Drogie panie. Od zarania wieków mężczyznę i jego środek lokomocji łączyła bardzo silna więź emocjonalna. Znamy wiele filmów i bohaterów, którzy mogli polegać na swoim środku transportu. Doskonałą ilustracją do tego był legendarny Zorro, czy choćby Lucky Luck. Bohaterowie westernów kochali swoje konie. Dbali o nie i nie pozwalali obcym, czy nawet bliskim jeździć na nich. Kiedy świat poszedł do przodu i pojawił się transport, który nie wymagały popasu, wspomniana więź nadal się utrzymywała. Wyobraźmy sobie najtwardszego motocyklistę przemierzającego bezkresne autostrady spalonej słońcem pustyni, gdyby coś się stało z jego maszyną, płakałby jak dziecko.
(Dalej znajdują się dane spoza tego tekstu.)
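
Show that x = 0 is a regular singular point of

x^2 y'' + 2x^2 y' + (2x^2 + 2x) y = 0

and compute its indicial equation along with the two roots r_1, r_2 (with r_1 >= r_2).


Divide by x^2 to reach normal form y'' + P_1(x) y' + P_2(x) y = 0 with P_1(x) = 2 and P_2(x) = 2 + 2/x.
x = 0 is a singular point because the y-coefficient 2 + 2/x has a pole at x = 0.
It is a regular singular point because x P_1(x) = p(x) = 2x and x^2 P_2(x) = q(x) = 2x^2 + 2x are polynomials, hence analytic at x = 0.
p(0) = 0,  q(0) = 0.
Indicial equation: r(r-1) + p(0) r + q(0) = 0, i.e. r^2 + (p(0) - 1) r + q(0) = 0, i.e. r^2 - 1 r = 0.
Discriminant: (-1)^2 - 4(0) = 1, so r = (1 ± 1)/2.
Solving: r_1 = 1, r_2 = 0.

indicial: r^2 - 1 r = 0; roots r_1 = 1, r_2 = 0


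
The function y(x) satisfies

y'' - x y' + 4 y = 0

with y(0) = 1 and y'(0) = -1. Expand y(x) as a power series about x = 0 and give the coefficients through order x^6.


Ansatz: y(x) = sum_{n>=0} a_n x^n, so y'(x) = sum_{n>=1} n a_n x^(n-1) and y''(x) = sum_{n>=2} n(n-1) a_n x^(n-2).
Substitute into P(x) y'' + Q(x) y' + R(x) y = 0 with P(x) = 1, Q(x) = -x, R(x) = 4, and match powers of x.
Initial conditions: a_0 = 1, a_1 = -1.
Setting the coefficient of each power of x to zero and solving order by order (substituting the coefficients already found):
  x^0: 2 a_2 + 4 a_0 = 0  ->  2 a_2 = -4 a_0 = -4  ->  a_2 = -2
  x^1: 6 a_3 + 3 a_1 = 0  ->  6 a_3 = -3 a_1 = 3  ->  a_3 = 1/2
  x^2: 12 a_4 + 2 a_2 = 0  ->  12 a_4 = -2 a_2 = 4  ->  a_4 = 1/3
  x^3: 20 a_5 + a_3 = 0  ->  20 a_5 = -a_3 = -1/2  ->  a_5 = -1/40
  x^4: 30 a_6 = 0  ->  a_6 = 0
Truncated series: y(x) = 1 - x - 2 x^2 + (1/2) x^3 + (1/3) x^4 - (1/40) x^5 + O(x^7).

a_0 = 1; a_1 = -1; a_2 = -2; a_3 = 1/2; a_4 = 1/3; a_5 = -1/40; a_6 = 0


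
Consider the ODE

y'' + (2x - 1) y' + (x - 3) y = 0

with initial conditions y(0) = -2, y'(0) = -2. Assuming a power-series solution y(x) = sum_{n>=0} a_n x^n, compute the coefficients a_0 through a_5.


Ansatz: y(x) = sum_{n>=0} a_n x^n, so y'(x) = sum_{n>=1} n a_n x^(n-1) and y''(x) = sum_{n>=2} n(n-1) a_n x^(n-2).
Substitute into P(x) y'' + Q(x) y' + R(x) y = 0 with P(x) = 1, Q(x) = 2x - 1, R(x) = x - 3, and match powers of x.
Initial conditions: a_0 = -2, a_1 = -2.
Setting the coefficient of each power of x to zero and solving order by order (substituting the coefficients already found):
  x^0: 2 a_2 - a_1 - 3 a_0 = 0  ->  2 a_2 = a_1 + 3 a_0 = -8  ->  a_2 = -4
  x^1: 6 a_3 - 2 a_2 - a_1 + a_0 = 0  ->  6 a_3 = 2 a_2 + a_1 - a_0 = -8  ->  a_3 = -4/3
  x^2: 12 a_4 - 3 a_3 + a_2 + a_1 = 0  ->  12 a_4 = 3 a_3 - a_2 - a_1 = 2  ->  a_4 = 1/6
  x^3: 20 a_5 - 4 a_4 + 3 a_3 + a_2 = 0  ->  20 a_5 = 4 a_4 - 3 a_3 - a_2 = 26/3  ->  a_5 = 13/30
Truncated series: y(x) = -2 - 2 x - 4 x^2 - (4/3) x^3 + (1/6) x^4 + (13/30) x^5 + O(x^6).

a_0 = -2; a_1 = -2; a_2 = -4; a_3 = -4/3; a_4 = 1/6; a_5 = 13/30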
Bohaterzy nowożytni także mają swoje środki lokomocji. Kapitan Ameryka nie rozstawał się ze swoim motocyklem. Batman dbał o swój Batmobile. Dlaczego zwykły Kowalski, czy Malinowski, Smith, czy Guenter, miałby traktować swoje auto inaczej? Kochamy swoje samochody. Kochamy czuć moc jaką nam gwarantują. Nie musimy nieć 500 koni mechanicznych pod maską, żeby czuć się silni. Umiemy ujarzmić moc, kierować naszą droga. Jesteśmy panami świata. Czy to w samochodzie, czy na motorze. To nasz raj do którego chętnie zapraszamy, ale wyłącznie w roli widza. Dla was to pewnie zwykły kawałek stali napędzany jakimś paliwem. Być może traktujecie go wyłącznie jako środek do wygodnego transportu. Plac zabaw dla dzieci. Dodatkowe lusterko, albo fajny dodatek do sukienki. Otóż, my traktujemy nasze pojazdy zupełnie inaczej. Wsłuchujemy się w dźwięk silnika z uwagą lekarza badającego dziecko. Zwracamy uwagę na każdą ryskę na masce i przejmujemy się równie mocno, co wy kiedy znajdziecie pierwszą zmarszczkę. Dbamy o jego czystość wewnątrz, jak i na zewnątrz, tak jak wy kiedy robicie makijaż, manicure, czy układacie włosy. Dla nas nasze auta są jak wy. Obiekty pożądania, kochanki na kołach. Wszystko musi działać jak należy. Każdy dźwięk ma swoje miejsce i czas. Nie ma przypadkowych odgłosów.
I teraz zastanówcie się, jaka jest wasza reakcja, kiedy facet chce wziąć wasze cążki do paznokci? Zostaw to! Nie ruszaj! Stępisz je! Takie są wasze klasyczne reakcje. A jeśli przyrząd jest nam naprawdę potrzebny, pomagacie nam. Wycinacie co trzeba w sposób w jaki jesteście tego nauczone. Bezpiecznie, fachowo i profesjonalnie. A dlaczego? Bo to wasze. Przykład może banalny, ale idźmy dalej. Dlaczego nie chcemy pozwolić wam na zabranie auta i jazdę „w miasto”. Bo za moment będzie przestawiony fotel. Inaczej ustawione oparcie. Poprzestawiane lusterka. Dziwny zapach w środku. Dodatkowo mogą pojawić się kwitki parkingowe latające z lewej strony kokpitu na prawą. Opakowania po czymś tam za tylnym siedzeniem. A jeśli jedziecie z dzieckiem, to jeszcze resztki jedzenia, picia i zabawki wszędzie tam, gdzie siedziało dziecko. I dla was to OK. Bo samochód jest dla mnie, nie ja dla samochodu. No to popatrzcie teraz na taką sytuację. Łazienka. Kosmetyki poustawiane na odpowiednich półkach. W odpowiedni sposób. Szczotki, pędzelki, pęsety, zalotki, perfumy, żele, kremy, kremiki, lakiery… wszystko  ma swoje miejsce.  
I teraz wchodzimy my – faceci. Wezmę to i przestawię tu, bo mi przeszkadza. Zdejmę to i postawie tam, bo będzie wygodniej. I tak zaczynamy mieszać w waszym królestwie. Jaka jest wasza reakcja? No właśnie. Nawet nie będę naśladował. To może inny przypadek. Może postanowimy coś ugotować. Wchodzimy do kuchni… mam pisać dalej? Każda kluczowa rzecz w kuchni zmieni swoje miejsce. I wasza reakcja. Taka sama jak w łazience. Drogie panie, czy rozumiecie już, dlaczego nie lubimy kiedy jeździcie naszymi autami?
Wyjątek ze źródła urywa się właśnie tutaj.